You'd give a diabetic a candy cane in Well now

  • Dec. 19, 2016, 9:47 a.m.
  • |
  • Public

It’s just damn rude.
Every year at Christmas it happens.

I don’t mind, really, when the kids and their moms drop off brightly wrapped packages of luscious home-made nibble nuggets. It’s a school, that’s what people do.
They mean well and I accept the gifts in the spirit in which they are given.
It is very kind when someone gives you a gift that they think will brighten your day.
On the other hand…

It’s the people who know me, know that I’m diabetic,
and that I struggle with my diet on a constant sugar-craving daily basis,
they’re the ones who tick me off.
During this season when I am dodging innocently gifted
fudge and macaroons and candy canes and sugar plums galore,
my friends and coworkers who know better
still give me gaily wrapped tempting dollops of my own personal kryptonite.

It’s the height of rudeness.
It really is.

They even tell me they know it,
that sugar is slow poison for me,
but they try to rationalize me into eating it.

“It’s okay at Christmastime.”
- No, it’s not. My endocrine system does not get miraculously fixed for the holiday season.

“You can have just a bite or two, right?”
- No. I’m incapable of taking just one bite. I always have been.

“I made it with brown sugar, that doesn’t count.”
- Uh, did you hear yourself say the word sugar.
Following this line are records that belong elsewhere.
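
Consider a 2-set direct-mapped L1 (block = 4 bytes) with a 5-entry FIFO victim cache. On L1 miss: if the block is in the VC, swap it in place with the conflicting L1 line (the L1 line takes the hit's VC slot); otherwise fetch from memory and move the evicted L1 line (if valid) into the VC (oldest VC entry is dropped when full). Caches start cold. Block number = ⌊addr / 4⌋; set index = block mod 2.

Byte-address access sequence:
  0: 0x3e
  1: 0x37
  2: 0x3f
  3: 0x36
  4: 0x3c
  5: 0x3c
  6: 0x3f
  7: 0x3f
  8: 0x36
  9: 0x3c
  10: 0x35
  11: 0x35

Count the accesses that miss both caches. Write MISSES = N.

MISSES = 2

#0 0x3e→b15/s1 MISS; vc=[]
#1 0x37→b13/s1 MISS; vc=[15]
#2 0x3f→b15/s1 VC-HIT; vc=[13]
#3 0x36→b13/s1 VC-HIT; vc=[15]
#4 0x3c→b15/s1 VC-HIT; vc=[13]
#5 0x3c→b15/s1 L1-HIT; vc=[13]
#6 0x3f→b15/s1 L1-HIT; vc=[13]
#7 0x3f→b15/s1 L1-HIT; vc=[13]
#8 0x36→b13/s1 VC-HIT; vc=[15]
#9 0x3c→b15/s1 VC-HIT; vc=[13]
#10 0x35→b13/s1 VC-HIT; vc=[15]
#11 0x35→b13/s1 L1-HIT; vc=[15]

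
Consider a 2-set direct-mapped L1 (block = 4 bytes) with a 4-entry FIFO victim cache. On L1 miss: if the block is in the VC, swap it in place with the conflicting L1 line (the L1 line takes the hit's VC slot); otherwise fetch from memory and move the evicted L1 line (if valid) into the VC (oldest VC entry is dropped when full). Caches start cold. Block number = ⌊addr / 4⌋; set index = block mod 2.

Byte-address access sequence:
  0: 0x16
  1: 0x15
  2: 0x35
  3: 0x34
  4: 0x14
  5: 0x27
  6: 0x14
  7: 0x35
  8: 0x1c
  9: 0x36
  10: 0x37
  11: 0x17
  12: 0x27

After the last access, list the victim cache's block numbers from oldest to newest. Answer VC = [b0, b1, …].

VC = [13, 5, 7]

#0 0x16→b5/s1 MISS; vc=[]
#1 0x15→b5/s1 L1-HIT; vc=[]
#2 0x35→b13/s1 MISS; vc=[5]
#3 0x34→b13/s1 L1-HIT; vc=[5]
#4 0x14→b5/s1 VC-HIT; vc=[13]
#5 0x27→b9/s1 MISS; vc=[13,5]
#6 0x14→b5/s1 VC-HIT; vc=[13,9]
#7 0x35→b13/s1 VC-HIT; vc=[5,9]
#8 0x1c→b7/s1 MISS; vc=[5,9,13]
#9 0x36→b13/s1 VC-HIT; vc=[5,9,7]
#10 0x37→b13/s1 L1-HIT; vc=[5,9,7]
#11 0x17→b5/s1 VC-HIT; vc=[13,9,7]
#12 0x27→b9/s1 VC-HIT; vc=[13,5,7]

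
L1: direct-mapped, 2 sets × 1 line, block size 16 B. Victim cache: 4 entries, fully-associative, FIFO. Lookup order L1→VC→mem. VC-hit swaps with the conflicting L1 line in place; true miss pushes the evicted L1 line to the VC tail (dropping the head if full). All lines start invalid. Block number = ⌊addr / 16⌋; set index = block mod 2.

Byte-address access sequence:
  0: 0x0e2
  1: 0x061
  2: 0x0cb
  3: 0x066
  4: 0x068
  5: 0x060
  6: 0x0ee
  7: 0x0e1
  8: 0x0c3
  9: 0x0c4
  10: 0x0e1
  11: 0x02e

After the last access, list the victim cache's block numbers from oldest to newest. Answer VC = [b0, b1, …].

0: 0xe2 (blk 14, set 0) → MISS  vc=[]
1: 0x61 (blk 6, set 0) → MISS  vc=[14]
2: 0xcb (blk 12, set 0) → MISS  vc=[14, 6]
3: 0x66 (blk 6, set 0) → VC-HIT  vc=[14, 12]
4: 0x68 (blk 6, set 0) → L1-HIT  vc=[14, 12]
5: 0x60 (blk 6, set 0) → L1-HIT  vc=[14, 12]
6: 0xee (blk 14, set 0) → VC-HIT  vc=[6, 12]
7: 0xe1 (blk 14, set 0) → L1-HIT  vc=[6, 12]
8: 0xc3 (blk 12, set 0) → VC-HIT  vc=[6, 14]
9: 0xc4 (blk 12, set 0) → L1-HIT  vc=[6, 14]
10: 0xe1 (blk 14, set 0) → VC-HIT  vc=[6, 12]
11: 0x2e (blk 2, set 0) → MISS  vc=[6, 12, 14]

VC = [6, 12, 14]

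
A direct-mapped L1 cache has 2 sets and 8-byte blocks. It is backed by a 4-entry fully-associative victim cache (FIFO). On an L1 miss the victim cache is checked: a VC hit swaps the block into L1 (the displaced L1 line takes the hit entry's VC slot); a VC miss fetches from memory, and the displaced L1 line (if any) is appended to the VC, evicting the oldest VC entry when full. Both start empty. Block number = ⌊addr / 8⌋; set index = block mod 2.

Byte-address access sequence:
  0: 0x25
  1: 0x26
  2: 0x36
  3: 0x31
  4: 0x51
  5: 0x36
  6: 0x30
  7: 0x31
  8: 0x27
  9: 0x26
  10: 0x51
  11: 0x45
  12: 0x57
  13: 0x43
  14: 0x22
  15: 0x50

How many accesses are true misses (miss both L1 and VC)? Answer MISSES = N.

MISSES = 4

0: 0x25 (blk 4, set 0) → MISS  vc=[]
1: 0x26 (blk 4, set 0) → L1-HIT  vc=[]
2: 0x36 (blk 6, set 0) → MISS  vc=[4]
3: 0x31 (blk 6, set 0) → L1-HIT  vc=[4]
4: 0x51 (blk 10, set 0) → MISS  vc=[4, 6]
5: 0x36 (blk 6, set 0) → VC-HIT  vc=[4, 10]
6: 0x30 (blk 6, set 0) → L1-HIT  vc=[4, 10]
7: 0x31 (blk 6, set 0) → L1-HIT  vc=[4, 10]
8: 0x27 (blk 4, set 0) → VC-HIT  vc=[6, 10]
9: 0x26 (blk 4, set 0) → L1-HIT  vc=[6, 10]
10: 0x51 (blk 10, set 0) → VC-HIT  vc=[6, 4]
11: 0x45 (blk 8, set 0) → MISS  vc=[6, 4, 10]
12: 0x57 (blk 10, set 0) → VC-HIT  vc=[6, 4, 8]
13: 0x43 (blk 8, set 0) → VC-HIT  vc=[6, 4, 10]
14: 0x22 (blk 4, set 0) → VC-HIT  vc=[6, 8, 10]
15: 0x50 (blk 10, set 0) → VC-HIT  vc=[6, 8, 4]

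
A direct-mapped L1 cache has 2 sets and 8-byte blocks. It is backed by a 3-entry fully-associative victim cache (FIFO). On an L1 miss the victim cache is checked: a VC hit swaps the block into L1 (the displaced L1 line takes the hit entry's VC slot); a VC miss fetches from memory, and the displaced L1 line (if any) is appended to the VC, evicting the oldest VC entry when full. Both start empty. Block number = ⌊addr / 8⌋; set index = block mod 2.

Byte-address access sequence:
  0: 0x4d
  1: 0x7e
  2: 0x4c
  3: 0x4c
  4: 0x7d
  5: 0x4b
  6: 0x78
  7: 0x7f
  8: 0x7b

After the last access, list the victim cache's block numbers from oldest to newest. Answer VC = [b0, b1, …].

  [0] addr=0x4d blk=9 s=1: MISS | VC []
  [1] addr=0x7e blk=15 s=1: MISS | VC [9]
  [2] addr=0x4c blk=9 s=1: VC-HIT | VC [15]
  [3] addr=0x4c blk=9 s=1: L1-HIT | VC [15]
  [4] addr=0x7d blk=15 s=1: VC-HIT | VC [9]
  [5] addr=0x4b blk=9 s=1: VC-HIT | VC [15]
  [6] addr=0x78 blk=15 s=1: VC-HIT | VC [9]
  [7] addr=0x7f blk=15 s=1: L1-HIT | VC [9]
  [8] addr=0x7b blk=15 s=1: L1-HIT | VC [9]

VC = [9]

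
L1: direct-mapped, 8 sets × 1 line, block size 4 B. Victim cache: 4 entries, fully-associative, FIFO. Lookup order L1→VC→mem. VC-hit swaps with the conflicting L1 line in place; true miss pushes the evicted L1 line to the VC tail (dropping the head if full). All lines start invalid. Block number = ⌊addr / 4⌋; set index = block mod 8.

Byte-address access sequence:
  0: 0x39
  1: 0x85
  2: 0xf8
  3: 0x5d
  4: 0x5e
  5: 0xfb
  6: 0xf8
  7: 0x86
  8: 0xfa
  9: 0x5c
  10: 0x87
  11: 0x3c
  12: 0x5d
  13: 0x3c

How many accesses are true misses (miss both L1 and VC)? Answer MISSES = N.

MISSES = 5

0: 0x39 (blk 14, set 6) → MISS  vc=[]
1: 0x85 (blk 33, set 1) → MISS  vc=[]
2: 0xf8 (blk 62, set 6) → MISS  vc=[14]
3: 0x5d (blk 23, set 7) → MISS  vc=[14]
4: 0x5e (blk 23, set 7) → L1-HIT  vc=[14]
5: 0xfb (blk 62, set 6) → L1-HIT  vc=[14]
6: 0xf8 (blk 62, set 6) → L1-HIT  vc=[14]
7: 0x86 (blk 33, set 1) → L1-HIT  vc=[14]
8: 0xfa (blk 62, set 6) → L1-HIT  vc=[14]
9: 0x5c (blk 23, set 7) → L1-HIT  vc=[14]
10: 0x87 (blk 33, set 1) → L1-HIT  vc=[14]
11: 0x3c (blk 15, set 7) → MISS  vc=[14, 23]
12: 0x5d (blk 23, set 7) → VC-HIT  vc=[14, 15]
13: 0x3c (blk 15, set 7) → VC-HIT  vc=[14, 23]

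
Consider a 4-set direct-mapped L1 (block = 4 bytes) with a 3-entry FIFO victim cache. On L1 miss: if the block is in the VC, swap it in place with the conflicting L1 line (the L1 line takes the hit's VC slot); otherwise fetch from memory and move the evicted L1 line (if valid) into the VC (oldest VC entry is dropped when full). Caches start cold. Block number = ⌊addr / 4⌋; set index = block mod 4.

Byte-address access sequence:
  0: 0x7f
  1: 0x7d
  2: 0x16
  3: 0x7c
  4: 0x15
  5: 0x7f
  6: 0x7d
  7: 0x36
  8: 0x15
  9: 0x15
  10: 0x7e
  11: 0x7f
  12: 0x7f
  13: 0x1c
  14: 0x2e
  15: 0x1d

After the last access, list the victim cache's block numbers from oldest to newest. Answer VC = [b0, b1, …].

VC = [13, 31, 11]

#0 0x7f→b31/s3 MISS; vc=[]
#1 0x7d→b31/s3 L1-HIT; vc=[]
#2 0x16→b5/s1 MISS; vc=[]
#3 0x7c→b31/s3 L1-HIT; vc=[]
#4 0x15→b5/s1 L1-HIT; vc=[]
#5 0x7f→b31/s3 L1-HIT; vc=[]
#6 0x7d→b31/s3 L1-HIT; vc=[]
#7 0x36→b13/s1 MISS; vc=[5]
#8 0x15→b5/s1 VC-HIT; vc=[13]
#9 0x15→b5/s1 L1-HIT; vc=[13]
#10 0x7e→b31/s3 L1-HIT; vc=[13]
#11 0x7f→b31/s3 L1-HIT; vc=[13]
#12 0x7f→b31/s3 L1-HIT; vc=[13]
#13 0x1c→b7/s3 MISS; vc=[13,31]
#14 0x2e→b11/s3 MISS; vc=[13,31,7]
#15 0x1d→b7/s3 VC-HIT; vc=[13,31,11]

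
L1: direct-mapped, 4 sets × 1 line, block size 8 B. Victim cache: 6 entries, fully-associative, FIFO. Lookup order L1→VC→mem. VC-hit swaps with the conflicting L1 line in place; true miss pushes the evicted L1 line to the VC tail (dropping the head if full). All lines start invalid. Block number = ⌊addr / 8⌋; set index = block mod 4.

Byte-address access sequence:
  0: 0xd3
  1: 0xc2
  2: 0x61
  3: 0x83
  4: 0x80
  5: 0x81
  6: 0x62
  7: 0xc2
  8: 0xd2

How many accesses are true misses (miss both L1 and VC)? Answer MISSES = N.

#0 0xd3→b26/s2 MISS; vc=[]
#1 0xc2→b24/s0 MISS; vc=[]
#2 0x61→b12/s0 MISS; vc=[24]
#3 0x83→b16/s0 MISS; vc=[24,12]
#4 0x80→b16/s0 L1-HIT; vc=[24,12]
#5 0x81→b16/s0 L1-HIT; vc=[24,12]
#6 0x62→b12/s0 VC-HIT; vc=[24,16]
#7 0xc2→b24/s0 VC-HIT; vc=[12,16]
#8 0xd2→b26/s2 L1-HIT; vc=[12,16]

MISSES = 4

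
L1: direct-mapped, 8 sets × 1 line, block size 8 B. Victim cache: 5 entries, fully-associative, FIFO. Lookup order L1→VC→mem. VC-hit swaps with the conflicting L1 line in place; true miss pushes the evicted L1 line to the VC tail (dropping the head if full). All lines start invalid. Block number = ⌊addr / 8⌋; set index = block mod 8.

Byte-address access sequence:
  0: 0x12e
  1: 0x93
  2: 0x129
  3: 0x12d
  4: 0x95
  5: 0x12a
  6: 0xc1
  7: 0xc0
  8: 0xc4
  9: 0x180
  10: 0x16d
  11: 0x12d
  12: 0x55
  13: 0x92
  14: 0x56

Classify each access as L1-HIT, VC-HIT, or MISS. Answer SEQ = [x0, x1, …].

SEQ = [MISS, MISS, L1-HIT, L1-HIT, L1-HIT, L1-HIT, MISS, L1-HIT, L1-HIT, MISS, MISS, VC-HIT, MISS, VC-HIT, VC-HIT]

  [0] addr=0x12e blk=37 s=5: MISS | VC []
  [1] addr=0x93 blk=18 s=2: MISS | VC []
  [2] addr=0x129 blk=37 s=5: L1-HIT | VC []
  [3] addr=0x12d blk=37 s=5: L1-HIT | VC []
  [4] addr=0x95 blk=18 s=2: L1-HIT | VC []
  [5] addr=0x12a blk=37 s=5: L1-HIT | VC []
  [6] addr=0xc1 blk=24 s=0: MISS | VC []
  [7] addr=0xc0 blk=24 s=0: L1-HIT | VC []
  [8] addr=0xc4 blk=24 s=0: L1-HIT | VC []
  [9] addr=0x180 blk=48 s=0: MISS | VC [24]
  [10] addr=0x16d blk=45 s=5: MISS | VC [24, 37]
  [11] addr=0x12d blk=37 s=5: VC-HIT | VC [24, 45]
  [12] addr=0x55 blk=10 s=2: MISS | VC [24, 45, 18]
  [13] addr=0x92 blk=18 s=2: VC-HIT | VC [24, 45, 10]
  [14] addr=0x56 blk=10 s=2: VC-HIT | VC [24, 45, 18]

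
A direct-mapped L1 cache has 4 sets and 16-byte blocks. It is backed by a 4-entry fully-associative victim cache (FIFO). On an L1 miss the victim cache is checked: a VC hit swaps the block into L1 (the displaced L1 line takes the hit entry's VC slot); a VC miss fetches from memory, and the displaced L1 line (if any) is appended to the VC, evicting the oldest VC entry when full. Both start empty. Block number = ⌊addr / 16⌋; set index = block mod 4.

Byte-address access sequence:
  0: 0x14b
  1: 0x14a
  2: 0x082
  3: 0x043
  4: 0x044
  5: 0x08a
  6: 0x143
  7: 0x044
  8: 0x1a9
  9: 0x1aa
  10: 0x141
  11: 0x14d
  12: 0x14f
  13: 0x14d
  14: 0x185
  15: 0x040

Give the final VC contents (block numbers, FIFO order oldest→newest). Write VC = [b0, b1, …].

  [0] addr=0x14b blk=20 s=0: MISS | VC []
  [1] addr=0x14a blk=20 s=0: L1-HIT | VC []
  [2] addr=0x82 blk=8 s=0: MISS | VC [20]
  [3] addr=0x43 blk=4 s=0: MISS | VC [20, 8]
  [4] addr=0x44 blk=4 s=0: L1-HIT | VC [20, 8]
  [5] addr=0x8a blk=8 s=0: VC-HIT | VC [20, 4]
  [6] addr=0x143 blk=20 s=0: VC-HIT | VC [8, 4]
  [7] addr=0x44 blk=4 s=0: VC-HIT | VC [8, 20]
  [8] addr=0x1a9 blk=26 s=2: MISS | VC [8, 20]
  [9] addr=0x1aa blk=26 s=2: L1-HIT | VC [8, 20]
  [10] addr=0x141 blk=20 s=0: VC-HIT | VC [8, 4]
  [11] addr=0x14d blk=20 s=0: L1-HIT | VC [8, 4]
  [12] addr=0x14f blk=20 s=0: L1-HIT | VC [8, 4]
  [13] addr=0x14d blk=20 s=0: L1-HIT | VC [8, 4]
  [14] addr=0x185 blk=24 s=0: MISS | VC [8, 4, 20]
  [15] addr=0x40 blk=4 s=0: VC-HIT | VC [8, 24, 20]

VC = [8, 24, 20]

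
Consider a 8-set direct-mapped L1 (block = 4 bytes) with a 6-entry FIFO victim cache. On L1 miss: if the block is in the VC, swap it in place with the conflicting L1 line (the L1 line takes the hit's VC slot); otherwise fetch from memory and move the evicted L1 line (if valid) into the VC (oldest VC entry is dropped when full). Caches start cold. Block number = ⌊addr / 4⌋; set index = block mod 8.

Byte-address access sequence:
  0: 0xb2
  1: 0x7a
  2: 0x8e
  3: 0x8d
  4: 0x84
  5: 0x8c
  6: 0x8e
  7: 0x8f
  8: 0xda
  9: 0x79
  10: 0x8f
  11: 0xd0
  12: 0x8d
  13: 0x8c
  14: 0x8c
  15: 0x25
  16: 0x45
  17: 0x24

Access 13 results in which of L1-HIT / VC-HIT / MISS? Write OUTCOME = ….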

Sugar is sugar.

I do not love certain of my “friends” at this time of year.

Please, if you know a diabetic
and you feel the absolute need to give her a token gift,
Be kind.
Give her the candle someone else regifted to you.
Her teeth won’t be gritted when she thanks you for it.

VVV
VVV
VVV

Small edit

The new PB set-up just threw a sidebar up on my screen - a new feature that directs the writer (and maybe reader, I don’t know) back to the entry written one year ago today.
I had to shake my head.
A year ago today I wrote an entry on the exact same subject, in almost the exact same structure.
(Disappointingly, it was a much better essay. My writing skills seem to be on the wane,
other than that…)
Some things never change.


Last updated January 29, 2017


Deleted user December 19, 2016

Excellent entry.

Serin December 22, 2016

I have a colleague whose sweet-tooth is undaunted by being diabetic. I try to remind him from time to time.